What happened
First Solar NASDAQ:FSLR Chief Manufacturing Officer Kuntal Kumar Verma sold a total of 572 shares of company stock between March 16 and March 17, 2026, according to a Form 4 filed with the Securities and Exchange Commission. The share disposals were executed under a pre-arranged 10b5-1 trading plan and were transacted at prices ranging from $199.53 to $200.80, bringing the aggregate proceeds to $78,713.
Related equity movement
Prior to the sales, Verma acquired 907 shares of First Solar common stock on March 13 when restricted stock units vested.
Analyst response to financial update
The insider selling arrives as analysts have re-evaluated First Solar following the company’s latest financial disclosures. First Solar reported fourth-quarter earnings that missed expectations by 6%, and issued revenue guidance for 2026 that was 17% below Street expectations, implying a 3% year-over-year decline. That set of results and the outlook prompted several firms to adjust their ratings and price targets.

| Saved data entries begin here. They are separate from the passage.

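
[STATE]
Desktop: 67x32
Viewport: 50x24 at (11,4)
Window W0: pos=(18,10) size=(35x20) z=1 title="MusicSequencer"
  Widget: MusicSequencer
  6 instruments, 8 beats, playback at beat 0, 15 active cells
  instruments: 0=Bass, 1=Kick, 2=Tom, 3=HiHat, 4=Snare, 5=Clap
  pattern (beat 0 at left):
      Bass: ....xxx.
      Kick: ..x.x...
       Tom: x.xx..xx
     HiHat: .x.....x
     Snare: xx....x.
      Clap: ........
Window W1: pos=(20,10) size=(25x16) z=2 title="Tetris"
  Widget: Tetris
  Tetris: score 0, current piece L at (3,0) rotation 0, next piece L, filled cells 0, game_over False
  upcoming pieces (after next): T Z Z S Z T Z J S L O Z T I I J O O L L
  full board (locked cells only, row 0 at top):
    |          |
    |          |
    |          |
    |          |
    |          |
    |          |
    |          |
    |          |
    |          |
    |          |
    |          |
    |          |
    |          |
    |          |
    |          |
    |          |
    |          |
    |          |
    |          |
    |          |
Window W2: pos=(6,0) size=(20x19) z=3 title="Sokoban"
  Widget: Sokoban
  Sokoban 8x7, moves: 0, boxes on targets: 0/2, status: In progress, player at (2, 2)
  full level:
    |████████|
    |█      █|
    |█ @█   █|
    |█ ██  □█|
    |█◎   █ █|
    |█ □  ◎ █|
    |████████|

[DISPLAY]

   █          ┃                                   
   █          ┃                                   
  □█          ┃                                   
 █ █          ┃                                   
 ◎ █          ┃                                   
████          ┃                                   
s: 0  0/2     ┃━━━━━━━━━━━━━━━━━━┓━━━━━━━┓        
              ┃is                ┃       ┃        
              ┃──────────────────┨───────┨        
              ┃     │Next:       ┃       ┃        
              ┃     │  ▒         ┃       ┃        
              ┃     │▒▒▒         ┃       ┃        
              ┃     │            ┃       ┃        
              ┃     │            ┃       ┃        
━━━━━━━━━━━━━━┛     │            ┃       ┃        
       ┃ ┃          │Score:      ┃       ┃        
       ┃ ┃          │0           ┃       ┃        
       ┃ ┃          │            ┃       ┃        
       ┃ ┃          │            ┃       ┃        
       ┃ ┃          │            ┃       ┃        
       ┃ ┃          │            ┃       ┃        
       ┃ ┗━━━━━━━━━━━━━━━━━━━━━━━┛       ┃        
       ┃                                 ┃        
       ┃                                 ┃        


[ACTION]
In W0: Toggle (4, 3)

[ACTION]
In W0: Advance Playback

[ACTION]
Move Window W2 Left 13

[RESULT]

        ┃                                         
        ┃                                         
        ┃                                         
        ┃                                         
        ┃                                         
        ┃                                         
0/2     ┃┏━━━━━━━━━━━━━━━━━━━━━━━┓━━━━━━━┓        
        ┃┃ Tetris                ┃       ┃        
        ┃┠───────────────────────┨───────┨        
        ┃┃          │Next:       ┃       ┃        
        ┃┃          │  ▒         ┃       ┃        
        ┃┃          │▒▒▒         ┃       ┃        
        ┃┃          │            ┃       ┃        
        ┃┃          │            ┃       ┃        
━━━━━━━━┛┃          │            ┃       ┃        
       ┃ ┃          │Score:      ┃       ┃        
       ┃ ┃          │0           ┃       ┃        
       ┃ ┃          │            ┃       ┃        
       ┃ ┃          │            ┃       ┃        
       ┃ ┃          │            ┃       ┃        
       ┃ ┃          │            ┃       ┃        
       ┃ ┗━━━━━━━━━━━━━━━━━━━━━━━┛       ┃        
       ┃                                 ┃        
       ┃                                 ┃        


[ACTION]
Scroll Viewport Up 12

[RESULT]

━━━━━━━━┓                                         
        ┃                                         
────────┨                                         
        ┃                                         
        ┃                                         
        ┃                                         
        ┃                                         
        ┃                                         
        ┃                                         
        ┃                                         
0/2     ┃┏━━━━━━━━━━━━━━━━━━━━━━━┓━━━━━━━┓        
        ┃┃ Tetris                ┃       ┃        
        ┃┠───────────────────────┨───────┨        
        ┃┃          │Next:       ┃       ┃        
        ┃┃          │  ▒         ┃       ┃        
        ┃┃          │▒▒▒         ┃       ┃        
        ┃┃          │            ┃       ┃        
        ┃┃          │            ┃       ┃        
━━━━━━━━┛┃          │            ┃       ┃        
       ┃ ┃          │Score:      ┃       ┃        
       ┃ ┃          │0           ┃       ┃        
       ┃ ┃          │            ┃       ┃        
       ┃ ┃          │            ┃       ┃        
       ┃ ┃          │            ┃       ┃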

Deutsche Bank downgraded First Solar to Hold from Buy and reduced its price target to $245 from $300. GLJ Research also moved to a Hold rating, citing the 2026 guidance as a material miss across the board. Jefferies lowered its price target to $205 from $260 while retaining a Hold rating, explicitly referencing weak guidance and limited visibility on recovery when explaining the adjustment. Guggenheim updated its model following the quarter and trimmed its price target to $269 from $312 while maintaining a Buy rating. Barclays cut its price target to $228 from $279 but kept an Overweight rating, signaling a more constructive stance on the company despite the valuation implications.
Context and takeaway
The sequence of insider selling and the string of analyst revisions underscore a period of recalibration for First Solar as market participants digest the company’s fourth-quarter performance and 2026 outlook. The filings document the mechanics of the insider transactions and the timing relative to the RSU vesting and the implementation of a 10b5-1 plan. Separately, the analyst moves reflect diverging interpretations of the company’s near-term prospects, with price targets and ratings adjusted to align with the updated financial picture.
Note: The article reports on disclosed filings and published analyst actions without inferring additional motives or outcomes beyond the stated filings and announcements.